Saturday, October 25th, 2014
Mostly False
West
"Currently we have some 40-45% of Americans who are not paying any taxes."

Allen West on Monday, April 26th, 2010 in a statement on his campaign website

West says nearly half of Americans pay no taxes

Allen West, a Republican candidate for Congress for the South Florida seat now held by Democratic Rep. Ron Klein, claims that close to half of Americans aren't paying "any taxes." On a page about the economy on his Web site, West claims, "Currently we have some 40-45% of Americans who are not paying any taxes."

That's a strong claim -- that nearly half of Americans aren't paying "any taxes." We wondered, could that be true?

First, a look at the context in which West made this claim. He made it in a section that focuses on income taxes -- though he said "any taxes":

"If we are serious about restoring the American economy then suspend payroll taxes until the situation improves. I would begin with a 3 month suspension and willingly extend that to 6 months if necessary. In order to inspire investment, innovation, ingenuity, and real growth we must end capital gains, dividend, and death taxes, just abolish immediately. We should begin to redefine our tax code, no more progressive tax system; we need to go to a flat tax system. Currently we have some 40-45% of Americans who are not paying any taxes; a (flat tax) rate of around 15-17% would be adequate. A twist I recommend is to have a flat tax up to an income level of $2 Million, then institute a progressive system. My intent is to inspire Americans to earn and develop their wealth.:

The Tax Foundation, a nonpartisan organization that analyzes federal income tax issues, found the number was actually 36.3 percent based on tax year 2008 filed in 2009. The figure refers to federal income taxes.

"We found that out of the 142 million tax returns filed, roughly 51.6 million paid no income taxes or had negative income tax liability,'' said spokesperson Natasha Altamirano in an interview April 26, 2010. That equals 36.3 percent "who paid no income taxes or got additional money through refundable tax credits" and she added the 2008 numbers are actually the record high.

Altamirano said that it's important be precise in describing that group. "One of the problems is when people say 'half of everyone, one-third of everyone does not pay taxes' -- that's not true,'' she said, because it omits other types of taxes such as property and sales taxes that those people still pay. "This is just federal income tax. Unless they are saying 'federal income taxes' it's just not true.''

Another measure: According to the Tax Policy Center, a joint venture of the Urban Institute and Brookings Institution, 46.9 percent of Americans paid no federal income taxes for 2009, said Roberton Williams, a senior fellow at the Tax Policy Center.

We read him Allen West's quote about 40 to 45 percent of Americans not paying "any taxes," and Williams said: "That's not true at all."

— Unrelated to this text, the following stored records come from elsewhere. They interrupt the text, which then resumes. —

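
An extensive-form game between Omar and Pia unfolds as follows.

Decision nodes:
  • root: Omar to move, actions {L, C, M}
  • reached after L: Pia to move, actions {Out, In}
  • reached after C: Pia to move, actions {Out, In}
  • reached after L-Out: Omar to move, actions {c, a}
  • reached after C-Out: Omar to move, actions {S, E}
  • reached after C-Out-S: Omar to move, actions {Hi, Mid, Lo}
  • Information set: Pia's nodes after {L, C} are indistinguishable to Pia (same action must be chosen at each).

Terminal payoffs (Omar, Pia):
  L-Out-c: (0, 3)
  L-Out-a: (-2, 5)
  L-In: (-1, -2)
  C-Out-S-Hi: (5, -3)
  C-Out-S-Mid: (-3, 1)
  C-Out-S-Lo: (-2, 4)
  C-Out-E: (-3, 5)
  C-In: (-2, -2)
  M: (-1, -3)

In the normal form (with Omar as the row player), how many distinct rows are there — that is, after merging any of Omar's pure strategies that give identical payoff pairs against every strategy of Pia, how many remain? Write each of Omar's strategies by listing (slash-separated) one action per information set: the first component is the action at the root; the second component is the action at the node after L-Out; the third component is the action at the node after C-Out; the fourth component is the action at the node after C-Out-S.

Omar has 36 pure strategies: L/c/S/Hi, L/c/S/Mid, L/c/S/Lo, L/c/E/Hi, L/c/E/Mid, L/c/E/Lo, L/a/S/Hi, L/a/S/Mid, L/a/S/Lo, L/a/E/Hi, L/a/E/Mid, L/a/E/Lo, C/c/S/Hi, C/c/S/Mid, C/c/S/Lo, C/c/E/Hi, C/c/E/Mid, C/c/E/Lo, C/a/S/Hi, C/a/S/Mid, C/a/S/Lo, C/a/E/Hi, C/a/E/Mid, C/a/E/Lo, M/c/S/Hi, M/c/S/Mid, M/c/S/Lo, M/c/E/Hi, M/c/E/Mid, M/c/E/Lo, M/a/S/Hi, M/a/S/Mid, M/a/S/Lo, M/a/E/Hi, M/a/E/Mid, M/a/E/Lo. Columns: Out, In.
{L/c/S/Hi, L/c/S/Mid, L/c/S/Lo, L/c/E/Hi, L/c/E/Mid, L/c/E/Lo} → row (0,3) (-1,-2)
{L/a/S/Hi, L/a/S/Mid, L/a/S/Lo, L/a/E/Hi, L/a/E/Mid, L/a/E/Lo} → row (-2,5) (-1,-2)
{C/c/S/Hi, C/a/S/Hi} → row (5,-3) (-2,-2)
{C/c/S/Mid, C/a/S/Mid} → row (-3,1) (-2,-2)
{C/c/S/Lo, C/a/S/Lo} → row (-2,4) (-2,-2)
{C/c/E/Hi, C/c/E/Mid, C/c/E/Lo, C/a/E/Hi, C/a/E/Mid, C/a/E/Lo} → row (-3,5) (-2,-2)
{M/c/S/Hi, M/c/S/Mid, M/c/S/Lo, M/c/E/Hi, M/c/E/Mid, M/c/E/Lo, M/a/S/Hi, M/a/S/Mid, M/a/S/Lo, M/a/E/Hi, M/a/E/Mid, M/a/E/Lo} → row (-1,-3) (-1,-3)
That's 7 distinct rows out of 36 strategies.

7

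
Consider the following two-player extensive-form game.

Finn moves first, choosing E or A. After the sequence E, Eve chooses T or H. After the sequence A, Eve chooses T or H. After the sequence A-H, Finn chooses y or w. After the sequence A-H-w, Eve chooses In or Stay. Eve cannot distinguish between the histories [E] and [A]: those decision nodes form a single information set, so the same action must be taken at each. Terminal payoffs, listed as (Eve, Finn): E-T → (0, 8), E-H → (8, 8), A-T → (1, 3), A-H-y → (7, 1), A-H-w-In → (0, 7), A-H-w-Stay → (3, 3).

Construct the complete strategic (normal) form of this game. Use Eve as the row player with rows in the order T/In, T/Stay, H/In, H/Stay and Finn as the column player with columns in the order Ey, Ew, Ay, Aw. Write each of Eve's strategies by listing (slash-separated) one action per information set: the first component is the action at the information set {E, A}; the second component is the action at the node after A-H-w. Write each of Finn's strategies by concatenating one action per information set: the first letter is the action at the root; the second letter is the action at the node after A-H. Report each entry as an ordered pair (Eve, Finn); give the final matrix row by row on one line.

Row T/In: Ey→(0,8), Ew→(0,8), Ay→(1,3), Aw→(1,3)
Row T/Stay: Ey→(0,8), Ew→(0,8), Ay→(1,3), Aw→(1,3)
Row H/In: Ey→(8,8), Ew→(8,8), Ay→(7,1), Aw→(0,7)
Row H/Stay: Ey→(8,8), Ew→(8,8), Ay→(7,1), Aw→(3,3)

T/In: (0,8) (0,8) (1,3) (1,3) | T/Stay: (0,8) (0,8) (1,3) (1,3) | H/In: (8,8) (8,8) (7,1) (0,7) | H/Stay: (8,8) (8,8) (7,1) (3,3)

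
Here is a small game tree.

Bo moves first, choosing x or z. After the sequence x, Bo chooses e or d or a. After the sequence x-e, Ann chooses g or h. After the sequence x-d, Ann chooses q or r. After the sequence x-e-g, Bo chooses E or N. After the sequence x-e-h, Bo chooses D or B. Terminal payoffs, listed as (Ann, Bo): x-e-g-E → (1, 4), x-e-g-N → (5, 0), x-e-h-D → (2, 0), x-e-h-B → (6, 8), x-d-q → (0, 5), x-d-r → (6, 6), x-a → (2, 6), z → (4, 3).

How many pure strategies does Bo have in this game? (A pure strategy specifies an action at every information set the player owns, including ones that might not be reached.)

24

Bo owns the root with actions {x, z} — two choices.
Bo owns the node after x with actions {e, d, a} — three choices.
Bo owns the node after x-e-g with actions {E, N} — two choices.
Bo owns the node after x-e-h with actions {D, B} — two choices.
A pure strategy fixes one action at each information set independently, so the count is the product 2 × 3 × 2 × 2 = 24.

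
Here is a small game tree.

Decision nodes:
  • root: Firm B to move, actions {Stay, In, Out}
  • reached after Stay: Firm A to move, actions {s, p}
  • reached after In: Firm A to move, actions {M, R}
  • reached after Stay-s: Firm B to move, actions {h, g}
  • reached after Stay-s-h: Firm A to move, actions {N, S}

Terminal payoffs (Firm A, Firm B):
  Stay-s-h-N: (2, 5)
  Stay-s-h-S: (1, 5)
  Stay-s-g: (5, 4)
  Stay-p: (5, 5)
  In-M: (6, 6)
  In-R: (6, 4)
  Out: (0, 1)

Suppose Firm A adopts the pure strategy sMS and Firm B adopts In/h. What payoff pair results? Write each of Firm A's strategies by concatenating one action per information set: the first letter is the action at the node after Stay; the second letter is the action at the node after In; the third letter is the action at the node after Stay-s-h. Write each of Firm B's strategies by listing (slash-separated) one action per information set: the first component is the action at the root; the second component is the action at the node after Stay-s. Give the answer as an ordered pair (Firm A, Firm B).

Trace the play path from the root:
  Firm B plays In
  Firm A plays M at [In]
→ terminal payoff (6, 6).
(Firm A's choice at the node after Stay is never reached on this path, so it doesn't affect the outcome.)

(6, 6)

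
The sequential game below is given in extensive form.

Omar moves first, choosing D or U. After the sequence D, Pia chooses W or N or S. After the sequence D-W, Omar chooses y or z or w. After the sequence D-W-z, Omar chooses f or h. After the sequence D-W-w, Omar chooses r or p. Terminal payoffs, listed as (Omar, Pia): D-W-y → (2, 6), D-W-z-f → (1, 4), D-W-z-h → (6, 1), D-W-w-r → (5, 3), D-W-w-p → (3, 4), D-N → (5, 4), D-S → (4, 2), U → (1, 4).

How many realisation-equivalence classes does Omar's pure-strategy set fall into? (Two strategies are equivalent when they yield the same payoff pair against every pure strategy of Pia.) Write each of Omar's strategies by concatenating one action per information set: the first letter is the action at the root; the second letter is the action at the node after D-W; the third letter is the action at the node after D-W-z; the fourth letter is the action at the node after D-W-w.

Omar has 24 pure strategies: Dyfr, Dyfp, Dyhr, Dyhp, Dzfr, Dzfp, Dzhr, Dzhp, Dwfr, Dwfp, Dwhr, Dwhp, Uyfr, Uyfp, Uyhr, Uyhp, Uzfr, Uzfp, Uzhr, Uzhp, Uwfr, Uwfp, Uwhr, Uwhp. Columns: W, N, S.
{Dyfr, Dyfp, Dyhr, Dyhp} → row (2,6) (5,4) (4,2)
{Dzfr, Dzfp} → row (1,4) (5,4) (4,2)
{Dzhr, Dzhp} → row (6,1) (5,4) (4,2)
{Dwfr, Dwhr} → row (5,3) (5,4) (4,2)
{Dwfp, Dwhp} → row (3,4) (5,4) (4,2)
{Uyfr, Uyfp, Uyhr, Uyhp, Uzfr, Uzfp, Uzhr, Uzhp, Uwfr, Uwfp, Uwhr, Uwhp} → row (1,4) (1,4) (1,4)
That's 6 distinct rows out of 24 strategies.

6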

People who don't pay income taxes probably pay taxes in many other ways such as state and local sales tax and state and federal taxes on gasoline and alcohol. To avoid paying taxes entirely, "you couldn't drink, you couldn't smoke, you couldn't drive a car, you couldn't live in a house,'' Williams said. "It's hard to avoid them. We are very careful when we say 47 percent pay no federal income tax."

West campaign spokeswoman Valentina Weis said West was referring to federal income tax.

"This paragraph refers to Allen's position on the federal income tax, and it has been well documented that the mentioned percentage (actually quoted higher in some instances, 47 percent) do not pay any federal income taxes,'' she wrote in an e-mail.

We spoke to West, who also told us that his claim referred to federal income taxes. When asked why he didn't state "federal income taxes" rather than "any tax" he said:

"I presume people are smart enough to know what I'm talking about because I'm running for federal office,'' he said in an interview.

West's campaign provided links to an editorial in USA Today and articles from CNN, the AP and Business Insider which cite the 47 percent figure.

West's statement was made within a paragraph in which he discussed taxes, including several aspects of the income tax, but it appeared on a page about the economy that covered a range of financial issues including the "death tax," sub-prime mortgages and foreign aid. If West meant to say 40 to 45 percent of Americans don't pay "federal income taxes," he could have been more specific. As it is currently worded, the sentence is not specific and can lead people to believe he was referring to all types of taxes. So for the lack of important context, we rate this claim Barely True.



Editor's note: This statement was rated Barely True when it was published. On July 27, 2011, we changed the name for the rating to Mostly False.